The council began voting on Thursday evening by email because of the COVID-19 pandemic, and results are expected to be announced Friday evening. It is likely the resolution will not get the minimum nine “yes” votes in the 15-member Security Council for Russia and China to use their vetoes.
American officials, including Pompeo, have said failure to extend the embargo will likely be met by the U.S. invoking the so-called snapback procedure that would reimpose all U.N. sanctions lifted by the nuclear deal. The other participants maintain the U.S. no longer has standing to invoke the snapback since it withdrew from the deal, but Washington argues that it retains that right as an original participant and permanent member of the Security Council, which endorsed the deal.
The U.S. has circulated to council members a six-page memo from U.S. State Department legal advisers outlining why the United States remains part of the Security Council resolution and still has the right to use the snapback provision.
Pompeo would not be drawn on whether the U.S. would immediately try to invoke the snapback if the resolution fails. “We’re going to do everything we can within our diplomatic tool kit” to stop that from happening, he said. "We hope that we’ll be successful.

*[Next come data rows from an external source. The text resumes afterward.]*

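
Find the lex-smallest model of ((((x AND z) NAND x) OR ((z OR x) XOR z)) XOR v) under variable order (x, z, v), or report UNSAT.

x=0, z=0, v=0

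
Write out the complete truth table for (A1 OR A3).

A3 | A1 | Output
----------------
0 | 0 | 0
0 | 1 | 1
1 | 0 | 1
1 | 1 | 1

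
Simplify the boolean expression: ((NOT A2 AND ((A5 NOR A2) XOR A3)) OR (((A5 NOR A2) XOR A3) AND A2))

By distribution ((E AND v) OR (E AND NOT v) = E):
= ((A5 NOR A2) XOR A3)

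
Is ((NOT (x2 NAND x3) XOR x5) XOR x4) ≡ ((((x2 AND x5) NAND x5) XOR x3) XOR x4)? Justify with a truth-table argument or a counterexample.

No. Counterexample: with x5=0, x2=0, x3=0, x4=0, Expression 1 = 0 but Expression 2 = 1.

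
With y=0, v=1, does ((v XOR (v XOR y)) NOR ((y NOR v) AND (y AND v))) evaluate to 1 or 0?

Substituting: ((1 XOR (1 XOR 0)) NOR ((0 NOR 1) AND (0 AND 1)))
= 1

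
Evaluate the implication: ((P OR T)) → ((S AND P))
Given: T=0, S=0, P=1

Antecedent ((P OR T)) = 1; consequent ((S AND P)) = 0.
1 → 0 = 0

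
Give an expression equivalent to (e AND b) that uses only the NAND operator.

((e NAND b) NAND (e NAND b))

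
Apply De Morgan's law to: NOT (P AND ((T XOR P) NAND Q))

NOT P OR NOT ((T XOR P) NAND Q)
De Morgan's: NOT(AND of terms) = OR of negations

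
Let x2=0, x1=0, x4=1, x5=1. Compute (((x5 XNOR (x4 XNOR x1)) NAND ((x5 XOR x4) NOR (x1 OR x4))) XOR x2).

Substituting: (((1 XNOR (1 XNOR 0)) NAND ((1 XOR 1) NOR (0 OR 1))) XOR 0)
= 1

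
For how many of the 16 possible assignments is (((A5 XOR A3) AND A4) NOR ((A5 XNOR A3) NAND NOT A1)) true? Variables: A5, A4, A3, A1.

Satisfying assignments: (0,0,0,0), (0,1,0,0), (1,0,1,0), (1,1,1,0)
Count: 4 out of 16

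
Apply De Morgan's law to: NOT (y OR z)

NOT y AND NOT z
De Morgan's: NOT(OR of terms) = AND of negations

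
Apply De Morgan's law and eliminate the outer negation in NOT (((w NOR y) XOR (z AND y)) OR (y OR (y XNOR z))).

NOT ((w NOR y) XOR (z AND y)) AND NOT (y OR (y XNOR z))
De Morgan's: NOT(OR of terms) = AND of negations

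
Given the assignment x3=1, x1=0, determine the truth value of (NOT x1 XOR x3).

Substituting: (NOT 0 XOR 1)
= 0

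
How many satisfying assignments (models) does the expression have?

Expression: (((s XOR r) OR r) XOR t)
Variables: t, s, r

Satisfying assignments: (0,0,1), (0,1,0), (0,1,1), (1,0,0)
Count: 4 out of 8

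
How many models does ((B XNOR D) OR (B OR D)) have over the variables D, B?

Satisfying assignments: (0,0), (0,1), (1,0), (1,1)
Count: 4 out of 4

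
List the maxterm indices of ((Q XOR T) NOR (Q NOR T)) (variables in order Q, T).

ΠM(0, 1, 2) = (Q OR T) AND (Q OR NOT T) AND (NOT Q OR T)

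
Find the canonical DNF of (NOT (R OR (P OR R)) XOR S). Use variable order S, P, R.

(NOT S AND NOT P AND NOT R) OR (S AND NOT P AND R) OR (S AND P AND NOT R) OR (S AND P AND R)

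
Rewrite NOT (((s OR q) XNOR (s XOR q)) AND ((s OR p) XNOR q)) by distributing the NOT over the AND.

NOT ((s OR q) XNOR (s XOR q)) OR NOT ((s OR p) XNOR q)
De Morgan's: NOT(AND of terms) = OR of negations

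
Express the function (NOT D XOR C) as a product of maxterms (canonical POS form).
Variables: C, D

ΠM(1, 2) = (C OR NOT D) AND (NOT C OR D)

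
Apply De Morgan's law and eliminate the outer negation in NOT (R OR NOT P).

NOT R AND P
De Morgan's: NOT(OR of terms) = AND of negations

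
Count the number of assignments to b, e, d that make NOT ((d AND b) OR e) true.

Satisfying assignments: (0,0,0), (0,0,1), (1,0,0)
Count: 3 out of 8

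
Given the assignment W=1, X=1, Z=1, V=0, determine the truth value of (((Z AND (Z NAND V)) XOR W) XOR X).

Substituting: (((1 AND (1 NAND 0)) XOR 1) XOR 1)
= 1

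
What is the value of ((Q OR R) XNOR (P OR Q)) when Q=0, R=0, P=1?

Substituting: ((0 OR 0) XNOR (1 OR 0))
= 0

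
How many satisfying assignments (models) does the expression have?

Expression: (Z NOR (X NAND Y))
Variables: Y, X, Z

Satisfying assignments: (1,1,0)
Count: 1 out of 8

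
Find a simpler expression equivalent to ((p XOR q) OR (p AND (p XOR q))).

By absorption (E OR (E AND v) = E):
= (p XOR q)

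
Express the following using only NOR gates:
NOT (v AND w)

(((v NOR v) NOR (w NOR w)) NOR ((v NOR v) NOR (w NOR w)))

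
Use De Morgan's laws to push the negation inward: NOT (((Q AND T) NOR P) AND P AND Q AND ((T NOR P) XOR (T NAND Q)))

NOT ((Q AND T) NOR P) OR NOT P OR NOT Q OR NOT ((T NOR P) XOR (T NAND Q))
De Morgan's: NOT(AND of terms) = OR of negations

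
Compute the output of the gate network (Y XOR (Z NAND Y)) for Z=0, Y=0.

Substituting: (0 XOR (0 NAND 0))
= 1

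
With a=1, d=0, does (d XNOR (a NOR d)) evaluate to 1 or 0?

Substituting: (0 XNOR (1 NOR 0))
= 1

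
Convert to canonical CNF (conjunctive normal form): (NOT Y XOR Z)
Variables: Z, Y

(Z OR NOT Y) AND (NOT Z OR Y)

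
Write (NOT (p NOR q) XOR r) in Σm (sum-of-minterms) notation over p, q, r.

Σm(1, 2, 4, 6) = (NOT p AND NOT q AND r) OR (NOT p AND q AND NOT r) OR (p AND NOT q AND NOT r) OR (p AND q AND NOT r)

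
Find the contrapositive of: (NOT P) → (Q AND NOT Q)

Contrapositive: NOT (Q AND NOT Q) → P
Note: A statement and its contrapositive are logically equivalent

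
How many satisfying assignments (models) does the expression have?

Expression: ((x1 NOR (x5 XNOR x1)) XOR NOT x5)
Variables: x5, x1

Satisfying assignments: (0,0), (0,1), (1,0)
Count: 3 out of 4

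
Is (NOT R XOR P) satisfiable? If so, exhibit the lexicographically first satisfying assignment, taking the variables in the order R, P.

R=0, P=0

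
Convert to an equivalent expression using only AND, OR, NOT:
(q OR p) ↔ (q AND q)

((q OR p) AND (q AND q)) OR (NOT (q OR p) AND NOT (q AND q))
(Biconditional = both true or both false)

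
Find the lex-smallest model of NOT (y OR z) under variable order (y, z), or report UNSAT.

y=0, z=0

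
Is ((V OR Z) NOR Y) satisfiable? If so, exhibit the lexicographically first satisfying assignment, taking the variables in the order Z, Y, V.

Z=0, Y=0, V=0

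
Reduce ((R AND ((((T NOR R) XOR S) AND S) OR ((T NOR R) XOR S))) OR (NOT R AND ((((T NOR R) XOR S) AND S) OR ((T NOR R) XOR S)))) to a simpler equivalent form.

By distribution ((E AND v) OR (E AND NOT v) = E) then absorption (E OR (E AND v) = E):
= ((T NOR R) XOR S)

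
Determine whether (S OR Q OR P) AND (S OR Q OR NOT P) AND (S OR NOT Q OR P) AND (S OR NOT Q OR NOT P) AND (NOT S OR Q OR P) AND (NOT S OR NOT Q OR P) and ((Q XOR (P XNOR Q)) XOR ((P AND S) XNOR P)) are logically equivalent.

Yes, they are equivalent — the two output columns agree on all 8 assignments:
S | Q | P | Expression 1 | Expression 2
---------------------------------------
0 | 0 | 0 | 0 | 0
0 | 0 | 1 | 0 | 0
0 | 1 | 0 | 0 | 0
0 | 1 | 1 | 0 | 0
1 | 0 | 0 | 0 | 0
1 | 0 | 1 | 1 | 1
1 | 1 | 0 | 0 | 0
1 | 1 | 1 | 1 | 1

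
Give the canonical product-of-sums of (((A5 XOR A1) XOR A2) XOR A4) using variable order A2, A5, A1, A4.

ΠM(0, 3, 5, 6, 9, 10, 12, 15) = (A2 OR A5 OR A1 OR A4) AND (A2 OR A5 OR NOT A1 OR NOT A4) AND (A2 OR NOT A5 OR A1 OR NOT A4) AND (A2 OR NOT A5 OR NOT A1 OR A4) AND (NOT A2 OR A5 OR A1 OR NOT A4) AND (NOT A2 OR A5 OR NOT A1 OR A4) AND (NOT A2 OR NOT A5 OR A1 OR A4) AND (NOT A2 OR NOT A5 OR NOT A1 OR NOT A4)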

When we see the results we’ll decide what to do.”
The U.S. initially circulated a resolution to the 15-member council to indefinitely extend the arms embargo that was seven pages long and had 35 paragraphs. This week, following discussions with council members who voiced objections to a number of provisions, it circulated a revised draft that stripped the resolution to just four paragraphs calling for an indefinite extension.
The foreign ministers of Russia and China, in separate letters to U.N. Secretary-General Antonio Guterres and the Security Council last month, were sharply critical of the U.S. effort to indefinitely extend the arms embargo. They gave every indication they would veto any such resolution if necessary.
Diplomats from several countries that remain committed to the nuclear deal have expressed serious concern that extending the arms embargo would lead to Iran’s exit from the agreement and its hastened pursuit of nuclear weapons.
Trump reimposed crippling sanctions on Iran after he unilaterally withdrew America from the nuclear accord between Iran and Western powers in May 2018. Iran later responded by slowly abandoning nearly every aspect of the agreement, although it still allows U.N. inspectors access to its nuclear sites. The sanctions have caused Iran’s oil exports, the country’s main source of income, to fall sharply.
Iran’s Foreign Ministry has accused the U.S. of “economic terrorism.”